Take a brief look at these constraints and consider the impact on the success of a project:
- Quality and Scope: Obviously, poor quality is an issue, as is not achieving the agreed upon scope, but often the level of acceptance is debatable or negotiable. You must identify and agree upon these early in the project, as you develop the scope and management plans. Disagreement on or inability to achieve the agreed-upon project quality or scope can turn an otherwise successful project into a failure.
- Stakeholders and Customer Satisfaction: It is important to know who reports to whom, who has controlling interests, who benefits, who invests, and so on. Basically, whom do you need to satisfy? Understanding the stakeholders' and customers' expectations or requirements is essential to achieving a satisfactory project outcome.
- Schedule: Again, you identify and agree upon this early in the project as you develop the scope and management plans. When defining the schedule, you must consider both the work as well as the needs of the stakeholders. Often, there are penalties for late completion, and on occasion, awards for early completion.
- Budget and Resources: Key items are definition and tracking of the income and expenditures—the budget. Again, this is interrelated to the quality and schedule, with a strong connection to the resources—what is needed and what is available for the project. In fact, there is often an analogy to a three-legged stool, where any of the three legs (quality, schedule, budget), if not completed well, can cause the project to tip and fall.
- Risk: With overt recognition of risks, whether to the scope, quality, costs, resources, schedule, customer satisfaction, and so on, the project manager can institute preventive measures and plan on reactive actions if (and when) things do not go according to expectations. Lacking a risk management plan is an invitation for uncontrolled deviations.
Stop, Think, and Reflect—Journal Entry L1-2
- Once you get going on a project, unforeseen circumstances can jeopardize your ability to achieve your project’s objective, as it relates to the project’s scope, cost, or schedule.
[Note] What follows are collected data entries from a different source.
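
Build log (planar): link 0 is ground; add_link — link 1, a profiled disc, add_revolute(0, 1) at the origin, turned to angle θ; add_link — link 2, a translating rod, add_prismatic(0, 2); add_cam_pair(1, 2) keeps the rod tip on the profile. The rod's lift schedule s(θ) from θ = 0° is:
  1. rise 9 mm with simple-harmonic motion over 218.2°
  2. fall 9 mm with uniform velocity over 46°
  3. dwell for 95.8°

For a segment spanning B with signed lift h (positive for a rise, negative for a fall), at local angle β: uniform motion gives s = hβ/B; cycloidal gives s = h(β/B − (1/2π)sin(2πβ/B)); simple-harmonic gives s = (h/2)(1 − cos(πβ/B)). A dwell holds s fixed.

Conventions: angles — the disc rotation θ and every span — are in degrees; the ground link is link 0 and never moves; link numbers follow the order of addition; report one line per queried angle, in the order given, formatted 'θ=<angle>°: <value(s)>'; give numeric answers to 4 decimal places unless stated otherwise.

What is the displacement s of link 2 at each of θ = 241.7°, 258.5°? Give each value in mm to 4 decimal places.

seg 1 [0°–218.2°] simple-harmonic, h=9: full span → s += 9 → s = 9.0000
seg 2 [218.2°–264.2°] uniform, h=-9: θ=241.7° here. β=23.5, B=46. -9·23.5/46 = -4.5978 → s = 4.4022
seg 2 [218.2°–264.2°] uniform, h=-9: θ=258.5° here. β=40.3, B=46. -9·40.3/46 = -7.8848 → s = 1.1152

θ=241.7°: 4.4022
θ=258.5°: 1.1152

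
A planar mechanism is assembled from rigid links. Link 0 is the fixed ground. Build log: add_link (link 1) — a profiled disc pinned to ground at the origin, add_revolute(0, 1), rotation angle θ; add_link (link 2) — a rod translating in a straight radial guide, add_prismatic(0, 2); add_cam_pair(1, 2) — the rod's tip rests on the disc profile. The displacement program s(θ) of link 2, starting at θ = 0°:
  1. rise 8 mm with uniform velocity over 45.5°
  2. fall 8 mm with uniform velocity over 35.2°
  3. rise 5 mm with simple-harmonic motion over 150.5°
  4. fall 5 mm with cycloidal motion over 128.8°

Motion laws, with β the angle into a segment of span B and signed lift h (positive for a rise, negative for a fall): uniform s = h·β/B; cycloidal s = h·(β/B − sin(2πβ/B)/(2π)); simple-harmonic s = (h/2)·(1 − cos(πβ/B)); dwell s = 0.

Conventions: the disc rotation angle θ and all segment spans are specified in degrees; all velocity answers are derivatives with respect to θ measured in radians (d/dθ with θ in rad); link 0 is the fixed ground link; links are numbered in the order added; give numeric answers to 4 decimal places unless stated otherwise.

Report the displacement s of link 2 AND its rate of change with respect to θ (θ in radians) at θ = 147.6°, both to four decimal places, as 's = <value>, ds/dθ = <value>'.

seg 1 [0°–45.5°] uniform, h=8: full span → s += 8 → s = 8.0000
seg 2 [45.5°–80.7°] uniform, h=-8: full span → s += -8 → s = 0.0000
seg 3 [80.7°–231.2°] simple-harmonic, h=5: θ=147.6° here. β=66.9, B=150.5. 5/2·(1 − cos(π·0.4445)) = 2.0665 → s = 2.0665
velocity in seg [80.7°–231.2°] (simple-harmonic), θ in radians: β = 66.9° = 1.1676 rad, B = 150.5° = 2.6267 rad; ds/dθ = (πh/(2B)) sin(πβ/B) = (π·5/(2·2.6267)) sin(π·0.4445) = 2.944728 mm/rad

s = 2.0665, ds/dθ = 2.9447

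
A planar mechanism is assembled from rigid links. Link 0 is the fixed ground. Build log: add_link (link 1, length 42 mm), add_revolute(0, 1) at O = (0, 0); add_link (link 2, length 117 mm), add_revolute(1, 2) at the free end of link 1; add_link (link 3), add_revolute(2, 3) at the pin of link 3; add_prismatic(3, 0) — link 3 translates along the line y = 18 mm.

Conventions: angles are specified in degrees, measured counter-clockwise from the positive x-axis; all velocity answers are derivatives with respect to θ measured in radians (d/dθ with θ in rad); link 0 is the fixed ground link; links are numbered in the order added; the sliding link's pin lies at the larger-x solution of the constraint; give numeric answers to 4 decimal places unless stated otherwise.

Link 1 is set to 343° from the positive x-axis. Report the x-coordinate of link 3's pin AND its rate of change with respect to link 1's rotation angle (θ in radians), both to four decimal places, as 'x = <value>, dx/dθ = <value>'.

geometry: r = 42 mm, L = 117 mm, e = 18 mm
crank pin P = (r cos θ, r sin θ) = (40.164800, -12.279612)
h = r sin θ − e = -12.279612 − 18 = -30.279612
x = r cos θ + √(L² − h²) = 40.164800 + 113.013916 = 153.178715
dx/dθ = −r sin θ − h·r cos θ/√(L² − h²) (θ in radians; h = -30.279612) = 23.040893

x = 153.1787, dx/dθ = 23.0409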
What are some unforeseen circumstances that could impact each of these: scope, cost, or schedule? Give a different example for each, NOT the same example that impacts all three.
- What preventive actions should you take now to preclude their occurrence? What reactive actions can you plan on in case they occur?
Before continuing with this lesson, think about what you just covered, and reflect on these questions. Then write down your answers or reactions, and submit them in the text box of the Journal Entry L1-2.